Debris removal rates are typically set long before the hurricane comes. Communities negotiate contracts with a general debris removal contractor who then hires in the days after the storm dozens of sub-contractors from as far away as Wisconsin, Minnesota and Maine. In Houston’s case the general contractor was DRC Emergency Services. Naples used AshBritt, a firm made famous by New Jersey Gov. Chris Christie when, seeing his state was unprepared the day in 2012 that Hurricane Sandy moved on, he hired them that day for $100 million on a controversial no-bid basis.
But, according to truckers, the sweetest place to work this year was in the City of Key West, Fla. That’s not because Key West paid a handsomer base rate than any other community. According to Gary Volenec, the city’s engineer, Key West is paying $7.14 per cubic yard to AshBritt for debris removal which is just a little above average. Naples, Fla.’s base rate was $5.50, but the city council there recently added sweeteners that nearly doubled that rate. The City of Victoria, Texas, renegotiated after the storm with their contractor, AshBritt, to get to a $6-$10.65 rate. But Harris County, Texas — the county in which Houston is situated — stuck at $4.15 per cubic yard. The clean-up there is progressing, but slowly.
By way of comparison, after Hurricane Matthew last year Beaufort County paid a base rate of $8.29 per cubic yard to its contractor, Ceres Environmental. The contractor picked up and disposed of about 1,650,000 cubic yards of debris just under FEMA’s required 180-day deadline for providing matching funds, which in Beaufort County’s case was 75 percent, according to Eric Larson, Beaufort County’s Solid Waste and Stormwater manager. The State of South Carolina is picking up the remaining 25 percent of FEMA-eligible costs, county officials said.

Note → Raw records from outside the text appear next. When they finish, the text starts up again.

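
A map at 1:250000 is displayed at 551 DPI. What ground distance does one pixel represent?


pixel_cm = 2.54 / 551 ≈ 0.00461 cm
ground = pixel_cm * 250000 / 100 = 2.54 * 250000 / (551 * 100) = 635000 / 55100 ≈ 11.52 m

11.52 m


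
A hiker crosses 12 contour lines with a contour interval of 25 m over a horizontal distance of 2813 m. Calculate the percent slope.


elevation change = 12 * 25 = 300 m
slope = 300 / 2813 * 100 = 10.7%

10.7%


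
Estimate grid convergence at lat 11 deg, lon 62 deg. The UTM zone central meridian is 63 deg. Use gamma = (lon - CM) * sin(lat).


gamma = (62 - 63) * sin(11) = -1 * 0.190809 = -0.191 degrees

-0.191 degrees


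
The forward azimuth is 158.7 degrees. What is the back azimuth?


back azimuth = (158.7 + 180) mod 360 = 338.7 degrees

338.7 degrees


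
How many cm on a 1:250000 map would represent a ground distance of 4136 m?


map_cm = 4136 * 100 / 250000 = 1.6544 cm ≈ 1.65 cm

1.65 cm


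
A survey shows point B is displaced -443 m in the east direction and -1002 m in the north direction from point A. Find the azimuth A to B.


az = atan2(-443, -1002) = -156.1 deg
adjusted to 0-360: 203.9 degrees

203.9 degrees


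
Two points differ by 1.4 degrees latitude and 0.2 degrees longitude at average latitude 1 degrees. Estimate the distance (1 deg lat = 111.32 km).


dlat_km = 1.4 * 111.32 = 155.848
dlon_km = 0.2 * 111.32 * cos(1) ≈ 22.261
dist = sqrt(155.848^2 + 22.261^2) ≈ 157.4 km

157.4 km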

So, why do the truckers prefer the Key West work?
Here’s how it works. Once the debris is picked up at curbsde it is taken to the city’s Temporary Debris Management Site where it is ground into mulch. But because Key West is just about built out, there is nowhere to put the mulch. Instead, from there the mulch must be trucked at a cost of $17.75 per cubic yard 125 miles to a landfill on the mainland just south of Homestead, Fla. Here’s the math on that. Let’s say the truck holds 75 cubic yards in the front and 65 cubic yards in its trailer. Ashbritt would be paid $2,485 per load with the trucker receiving about 85 percent of that payment or about $2,112 per trip up and back U.S.1. An owner-driver could make the trip on an average twice a day, although some trucking companies used tag-team drivers so they could operate virtually around the clock, enjoying also the easier and more economical traffic flows on the narrow road in the middle of the night.
Of that $2,485 payment, if the paperwork is kept to FEMA standards, all but $621.25 will be reimbursed to Key West by the federal government. The State of Florida hasn’t yet said if they’ll pick up the $621.25, e.g. the remaining 25 percent.
One trucker — in from Alabama to help with the Collier County, Fla., clean-up — told me last week, “Yeah, this work’s OK … better than clearing land. I’m netting about $2,000 a day. But if my truck hadn’t broke down I could have been working in Key West. My buddy got there in time. He’s making $50,000 a week.”
At that rate a trucker could pay for a new rig in three to four weeks. And have a few dollars left over for steak and beer.
It’s been a good year for the grapple guys.